A Day of Awareness for Missing and Murdered Indigenous Women

NC State SealBased on data released by the NC Department of Administration’s Council for Women and Youth Involvement, nearly 80,000 individuals sought domestic violence and sexual assault services between 2018 and 2019 in just North Carolina alone.

Across the U.S., it is estimated that between 40 – 45% of women in abusive relationships will also be sexually assaulted by their partners over the course of the relationship, according to the National Coalition Against Domestic Violence (NCADV).

These startling statistics are far greater in the American Indian community. Studies show that American Indians and Alaska Natives are almost three times more likely to experience violent crimes and at least two times more likely to experience rape or sexual assault crimes than other races. Additionally, according to a study by the U.S. Department of Justice, in some tribal communities, indigenous women face murder rates that are roughly 10 times the national average.
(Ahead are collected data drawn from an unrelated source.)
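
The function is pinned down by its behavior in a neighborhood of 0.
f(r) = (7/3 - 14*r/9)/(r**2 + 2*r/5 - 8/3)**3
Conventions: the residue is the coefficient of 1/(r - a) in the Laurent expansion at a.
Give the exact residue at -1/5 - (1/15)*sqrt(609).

The factor r**2 + 2*r/5 - 8/3 splits as (r - a)(r - a') with a = -1/5 - (1/15)*sqrt(609), a' = -1/5 + (1/15)*sqrt(609). At the order-3 pole a set g(r) = (r - a)^3*f(r) = [7/3 - 14*r/9] / (r - a')^3.
Order-3 pole: residue = g''(a)/2; g''(-1/5 - (1/15)*sqrt(609)) = -(31875/9560488)*sqrt(609), so the residue is -(31875/19120976)*sqrt(609).

The residue is -(31875/19120976)*sqrt(609).


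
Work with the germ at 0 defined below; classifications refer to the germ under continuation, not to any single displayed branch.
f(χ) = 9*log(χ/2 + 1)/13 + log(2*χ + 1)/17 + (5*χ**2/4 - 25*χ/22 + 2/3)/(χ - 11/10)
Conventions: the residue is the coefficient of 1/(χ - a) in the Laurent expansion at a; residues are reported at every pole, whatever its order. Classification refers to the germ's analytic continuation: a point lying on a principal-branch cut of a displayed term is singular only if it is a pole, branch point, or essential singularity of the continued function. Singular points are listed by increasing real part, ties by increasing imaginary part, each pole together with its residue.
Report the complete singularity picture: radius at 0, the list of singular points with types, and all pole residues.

Radius of convergence at 0: 1/2.
At -2: a logarithmic branch point.
At -1/2: a logarithmic branch point.
At 11/10: a pole of order 1; residue 223/240.

Denominator factor (χ - 11/10): pole of order 1 at 11/10, modulus 11/10.
Branch term (9/13)*log(1 - χ/(-2)): its argument vanishes at χ = -2, a logarithmic branch point, modulus 2.
Branch term (1/17)*log(1 - χ/(-1/2)): its argument vanishes at χ = -1/2, a logarithmic branch point, modulus 1/2.
The radius of convergence is the smallest modulus among the singular points: 1/2.
The branch terms are analytic at 11/10 and contribute nothing to the residue; only the rational part matters.
At the order-1 pole 11/10 set g(χ) = (χ - (11/10))*(rational part) = 5*χ**2/4 - 25*χ/22 + 2/3.
Simple pole: residue = g(a) at a = 11/10, which is 223/240.
List the singular points by increasing real part (a conjugate pair: the negative imaginary part first).


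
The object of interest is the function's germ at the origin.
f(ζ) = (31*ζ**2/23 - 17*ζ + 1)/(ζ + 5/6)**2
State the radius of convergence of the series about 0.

Denominator factor (ζ + 5/6)^2: pole of order 2 at -5/6, modulus 5/6.
The radius of convergence is the smallest modulus among the singular points: 5/6.

The radius of convergence is 5/6.


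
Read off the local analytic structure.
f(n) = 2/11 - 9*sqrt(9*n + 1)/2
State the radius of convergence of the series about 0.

Branch term (-9/2)*sqrt(1 - n/(-1/9)): its argument vanishes at n = -1/9, a square-root branch point, modulus 1/9.
The radius of convergence is the smallest modulus among the singular points: 1/9.

The radius of convergence is 1/9.


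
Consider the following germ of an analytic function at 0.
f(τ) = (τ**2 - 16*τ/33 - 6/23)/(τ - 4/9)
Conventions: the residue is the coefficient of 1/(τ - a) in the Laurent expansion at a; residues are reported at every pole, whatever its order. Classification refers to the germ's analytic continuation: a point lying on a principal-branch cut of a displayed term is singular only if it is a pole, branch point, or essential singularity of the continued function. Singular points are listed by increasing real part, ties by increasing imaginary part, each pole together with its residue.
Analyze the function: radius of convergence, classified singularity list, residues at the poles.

Denominator factor (τ - 4/9): pole of order 1 at 4/9, modulus 4/9.
The radius of convergence is the smallest modulus among the singular points: 4/9.
At the order-1 pole 4/9 set g(τ) = (τ - (4/9))*f(τ) = τ**2 - 16*τ/33 - 6/23.
Simple pole: residue = g(a) at a = 4/9, which is -5714/20493.

Radius of convergence at 0: 4/9.
At 4/9: a pole of order 1; residue -5714/20493.


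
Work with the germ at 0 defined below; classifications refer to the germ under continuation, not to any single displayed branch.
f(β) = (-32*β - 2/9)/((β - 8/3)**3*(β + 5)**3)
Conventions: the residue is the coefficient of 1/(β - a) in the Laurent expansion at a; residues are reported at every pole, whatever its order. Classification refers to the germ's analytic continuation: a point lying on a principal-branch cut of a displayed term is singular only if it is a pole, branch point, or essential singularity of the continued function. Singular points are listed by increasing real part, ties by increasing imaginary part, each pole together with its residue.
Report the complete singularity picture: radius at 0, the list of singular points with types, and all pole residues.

Denominator factor (β + 5)^3: pole of order 3 at -5, modulus 5.
Denominator factor (β - 8/3)^3: pole of order 3 at 8/3, modulus 8/3.
The radius of convergence is the smallest modulus among the singular points: 8/3.
At the order-3 pole -5 set g(β) = (β - (-5))^3*f(β) = (-32*β - 2/9)/(β - 8/3)**3.
Order-3 pole: residue = g''(a)/2; g''(-5) = -108216/6436343, so the residue is -54108/6436343.
At the order-3 pole 8/3 set g(β) = (β - (8/3))^3*f(β) = (-32*β - 2/9)/(β + 5)**3.
Order-3 pole: residue = g''(a)/2; g''(8/3) = 108216/6436343, so the residue is 54108/6436343.
List the singular points by increasing real part (a conjugate pair: the negative imaginary part first).

Radius of convergence at 0: 8/3.
At -5: a pole of order 3; residue -54108/6436343.
At 8/3: a pole of order 3; residue 54108/6436343.


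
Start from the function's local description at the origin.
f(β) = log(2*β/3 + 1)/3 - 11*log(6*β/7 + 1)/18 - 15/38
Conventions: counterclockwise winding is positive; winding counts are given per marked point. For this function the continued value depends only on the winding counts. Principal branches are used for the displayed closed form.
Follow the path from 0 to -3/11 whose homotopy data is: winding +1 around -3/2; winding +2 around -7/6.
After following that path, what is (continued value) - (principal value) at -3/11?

Continued minus principal equals -(16/9)*pi*i.

The rational part is single-valued and drops out of the difference; each branch term changes only by its own monodromy.
(-11/18)*log(1 - β/(-7/6)): each positive loop around -7/6 adds 2*pi*i to the log, so winding +2 contributes (-11/18)*(2)*2*pi*i = -(22/9)*pi*i.
(1/3)*log(1 - β/(-3/2)): each positive loop around -3/2 adds 2*pi*i to the log, so winding +1 contributes (1/3)*(1)*2*pi*i = (2/3)*pi*i.
Summing the contributions at β = -3/11 gives -(16/9)*pi*i.


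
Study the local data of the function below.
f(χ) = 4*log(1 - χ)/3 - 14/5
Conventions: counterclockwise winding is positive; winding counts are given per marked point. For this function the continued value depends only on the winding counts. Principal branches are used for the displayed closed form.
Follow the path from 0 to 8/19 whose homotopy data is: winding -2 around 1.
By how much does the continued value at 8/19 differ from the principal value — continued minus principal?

Continued minus principal equals -(16/3)*pi*i.

The rational part is single-valued and drops out of the difference; each branch term changes only by its own monodromy.
(4/3)*log(1 - χ/(1)): each positive loop around 1 adds 2*pi*i to the log, so winding -2 contributes (4/3)*(-2)*2*pi*i = -(16/3)*pi*i.
Summing the contributions at χ = 8/19 gives -(16/3)*pi*i.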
North Carolina is home to more than 122,000 American Indians, the largest east of the Mississippi. To bring attention to the prevalence of domestic violence and sexual assaults and the disparity within the American Indian community, Governor Roy Cooper declared May 5, 2020 as a Day of Awareness for Missing and Murdered Indigenous Women. The proclamation can be viewed here.

If you or someone you know feels unsafe at home, call the National Domestic Violence Hotline at 1-800-799-7233 or the National Sexual Assault Hotline at 1-800-656-4673. In addition to the NC Council for Women and Youth Involvement’s online service provider directory, domestic violence and sexual assault resources can also be found on the Commission of Indian Affairs website.